A Maze, the annual experimental festival of interactive arts in Berlin suffered quite some setbacks for the preparation of this year’s issue. First, a Kickstarter initiative had to make sure that the festival is financially viable. Then the pandemic forced the festival’s overarching event platform Berlin Gamesweek into cancellation. Therefore, A Maze went totally digital for this year’s edition – and this bold move made my days and saved our souls!
The exhibition space could be accessed in a multiplayer online world which had to be downloaded in a web application before. Visitors were represented as pink flamingo avatars able to perform the most necessary mechanics for social interaction – like kicking a water melon around or clicking on sponsored premium beer cans for a virtual sip!
The virtual exhibition was organized like a real world art space: you could approach the art works in different galleries to read more info or watch a video documentation. Web and mobile art works could be played directly in the app. Most of the games could be downloaded for demo play-throughs later on. The festival maintained the well established structure with the interactive exhibition, an open cinema venue, a web exhibition of the ‘Devolution’ series, video streams with lectures and panels, webinar workshops, an online award ceremony, a club for dancing with flamingos, multiplayer online performances, VR experiences, and a vivid and inspiring chat community.

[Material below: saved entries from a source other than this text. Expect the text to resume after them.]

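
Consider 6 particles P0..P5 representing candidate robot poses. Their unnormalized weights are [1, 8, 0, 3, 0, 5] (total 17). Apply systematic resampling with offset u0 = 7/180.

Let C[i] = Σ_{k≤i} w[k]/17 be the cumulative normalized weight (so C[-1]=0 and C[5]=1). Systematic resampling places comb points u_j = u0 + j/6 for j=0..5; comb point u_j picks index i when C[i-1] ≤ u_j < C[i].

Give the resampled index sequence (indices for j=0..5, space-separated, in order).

C = [1/17, 9/17, 9/17, 12/17, 12/17, 1]
j=0: u_0=7/180 ∈ [0, 1/17) → index 0
j=1: u_1=37/180 ∈ [1/17, 9/17) → index 1
j=2: u_2=67/180 ∈ [1/17, 9/17) → index 1
j=3: u_3=97/180 ∈ [9/17, 12/17) → index 3
j=4: u_4=127/180 ∈ [9/17, 12/17) → index 3
j=5: u_5=157/180 ∈ [12/17, 1) → index 5

0 1 1 3 3 5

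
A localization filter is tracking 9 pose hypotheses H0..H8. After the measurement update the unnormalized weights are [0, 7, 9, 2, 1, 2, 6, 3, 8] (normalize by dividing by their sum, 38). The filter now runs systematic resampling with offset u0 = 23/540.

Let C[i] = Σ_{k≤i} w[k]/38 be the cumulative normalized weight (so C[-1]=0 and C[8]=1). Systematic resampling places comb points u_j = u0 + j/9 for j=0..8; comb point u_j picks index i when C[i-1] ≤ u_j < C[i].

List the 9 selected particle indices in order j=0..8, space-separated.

1 1 2 2 4 6 6 8 8

C = [0, 7/38, 8/19, 9/19, 1/2, 21/38, 27/38, 15/19, 1]
j=0: u_0=23/540 ∈ [0, 7/38) → index 1
j=1: u_1=83/540 ∈ [0, 7/38) → index 1
j=2: u_2=143/540 ∈ [7/38, 8/19) → index 2
j=3: u_3=203/540 ∈ [7/38, 8/19) → index 2
j=4: u_4=263/540 ∈ [9/19, 1/2) → index 4
j=5: u_5=323/540 ∈ [21/38, 27/38) → index 6
j=6: u_6=383/540 ∈ [21/38, 27/38) → index 6
j=7: u_7=443/540 ∈ [15/19, 1) → index 8
j=8: u_8=503/540 ∈ [15/19, 1) → index 8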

Naturally, this totally digital format could not entirely replace all aspects of a real world event. Interactive installations with innovative interfaces are hardly approachable in video documentations. Live performances may also be less authentic in video transmissions than on a real stage. However, the conference streaming could demonstrate some advantages of the digital realization. I really appreciated the daily Zoom conferences dedicated to artists from different continents. Every day focused on another part of the world: Asian indie game productions, African media art exhibitions, Latin American digital politics. What a mind opening tour around the world in 80 hours!
Besides politics and art, music was one of the main topics of the show. Every night local and international music bands performed in video live streams. PlayStation game hit Dreams offered a jam session in user created music making. And the electronic music toolbox PatchXR presented a whole range of exciting spatial sound compositions as a result of their VR competition in cooperation with the festival.

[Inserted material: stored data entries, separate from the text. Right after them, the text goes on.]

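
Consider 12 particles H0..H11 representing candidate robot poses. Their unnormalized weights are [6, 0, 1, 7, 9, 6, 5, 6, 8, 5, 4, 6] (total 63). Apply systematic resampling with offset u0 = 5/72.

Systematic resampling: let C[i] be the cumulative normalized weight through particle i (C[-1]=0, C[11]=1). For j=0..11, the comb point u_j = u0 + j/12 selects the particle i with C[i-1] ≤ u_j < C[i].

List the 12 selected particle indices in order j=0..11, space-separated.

C = [2/21, 2/21, 1/9, 2/9, 23/63, 29/63, 34/63, 40/63, 16/21, 53/63, 19/21, 1]
j=0: u_0=5/72 ∈ [0, 2/21) → index 0
j=1: u_1=11/72 ∈ [1/9, 2/9) → index 3
j=2: u_2=17/72 ∈ [2/9, 23/63) → index 4
j=3: u_3=23/72 ∈ [2/9, 23/63) → index 4
j=4: u_4=29/72 ∈ [23/63, 29/63) → index 5
j=5: u_5=35/72 ∈ [29/63, 34/63) → index 6
j=6: u_6=41/72 ∈ [34/63, 40/63) → index 7
j=7: u_7=47/72 ∈ [40/63, 16/21) → index 8
j=8: u_8=53/72 ∈ [40/63, 16/21) → index 8
j=9: u_9=59/72 ∈ [16/21, 53/63) → index 9
j=10: u_10=65/72 ∈ [53/63, 19/21) → index 10
j=11: u_11=71/72 ∈ [19/21, 1) → index 11

0 3 4 4 5 6 7 8 8 9 10 11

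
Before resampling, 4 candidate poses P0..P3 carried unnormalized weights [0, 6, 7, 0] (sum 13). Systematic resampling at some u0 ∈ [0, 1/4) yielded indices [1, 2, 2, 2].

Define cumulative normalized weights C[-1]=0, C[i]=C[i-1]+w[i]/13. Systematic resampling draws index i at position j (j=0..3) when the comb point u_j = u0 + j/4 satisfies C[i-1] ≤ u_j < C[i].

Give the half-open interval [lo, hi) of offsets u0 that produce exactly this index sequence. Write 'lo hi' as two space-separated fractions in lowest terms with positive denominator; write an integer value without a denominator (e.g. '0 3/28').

C = [0, 6/13, 1, 1]
j=0 picked index 1: u0 ∈ [0, 6/13)
j=1 picked index 2: u0 ∈ [11/52, 3/4)
j=2 picked index 2: u0 ∈ [-1/26, 1/2)
j=3 picked index 2: u0 ∈ [-15/52, 1/4)
intersection: [11/52, 1/4)

11/52 1/4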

VR certainly has some disadvantages when framed into flatcreen videos only. But the festival managed to offer multiuser VR experiences as live performances for those equipped with a headset at home. You could download an app to join the performers live on the virtual stage, while those without headset could follow the live broadcasting on the internet.

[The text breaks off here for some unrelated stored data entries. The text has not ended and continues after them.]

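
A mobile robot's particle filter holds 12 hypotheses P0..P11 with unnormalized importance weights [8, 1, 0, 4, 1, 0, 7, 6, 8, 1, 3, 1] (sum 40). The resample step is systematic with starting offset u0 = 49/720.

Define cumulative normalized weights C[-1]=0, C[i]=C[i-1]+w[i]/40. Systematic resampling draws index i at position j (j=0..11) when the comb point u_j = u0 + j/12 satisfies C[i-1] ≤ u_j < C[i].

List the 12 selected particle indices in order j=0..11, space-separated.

0 0 3 3 6 6 7 7 8 8 10 11

C = [1/5, 9/40, 9/40, 13/40, 7/20, 7/20, 21/40, 27/40, 7/8, 9/10, 39/40, 1]
j=0: u_0=49/720 ∈ [0, 1/5) → index 0
j=1: u_1=109/720 ∈ [0, 1/5) → index 0
j=2: u_2=169/720 ∈ [9/40, 13/40) → index 3
j=3: u_3=229/720 ∈ [9/40, 13/40) → index 3
j=4: u_4=289/720 ∈ [7/20, 21/40) → index 6
j=5: u_5=349/720 ∈ [7/20, 21/40) → index 6
j=6: u_6=409/720 ∈ [21/40, 27/40) → index 7
j=7: u_7=469/720 ∈ [21/40, 27/40) → index 7
j=8: u_8=529/720 ∈ [27/40, 7/8) → index 8
j=9: u_9=589/720 ∈ [27/40, 7/8) → index 8
j=10: u_10=649/720 ∈ [9/10, 39/40) → index 10
j=11: u_11=709/720 ∈ [39/40, 1) → index 11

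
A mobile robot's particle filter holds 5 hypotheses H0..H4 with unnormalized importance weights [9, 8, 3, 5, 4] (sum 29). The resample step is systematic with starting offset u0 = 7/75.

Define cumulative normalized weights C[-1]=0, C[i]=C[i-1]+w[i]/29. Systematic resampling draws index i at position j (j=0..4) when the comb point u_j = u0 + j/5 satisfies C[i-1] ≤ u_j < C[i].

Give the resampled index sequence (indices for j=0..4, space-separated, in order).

C = [9/29, 17/29, 20/29, 25/29, 1]
j=0: u_0=7/75 ∈ [0, 9/29) → index 0
j=1: u_1=22/75 ∈ [0, 9/29) → index 0
j=2: u_2=37/75 ∈ [9/29, 17/29) → index 1
j=3: u_3=52/75 ∈ [20/29, 25/29) → index 3
j=4: u_4=67/75 ∈ [25/29, 1) → index 4

0 0 1 3 4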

Virtual body representation and interpersonal haptics was another big topic for the art installations. VR served as a medium of self reflection when real body movements were mirrored in abstract forms of intimate sensations – a new level of intimacy in times of enforced social distancing in the real world.
The most heartbreaking art work for me was a social VR multiplayer game where you are challenged with social survival strategies in the role of a wallflower: you could either win a friend and escape into splendid isolation from society, or you could lose your existance by becoming transparent among all others and vanish into a social specter.
Obviously, vanishing was no option for the A Maze festival, despite all social, political or economical obstructions in the making. The digitization of this fruitful and aspiring interaction platform was entirely successful. The result is an expansion of the festival’s local art niche into a generally accessible showcase of genuine creativity – all over the world.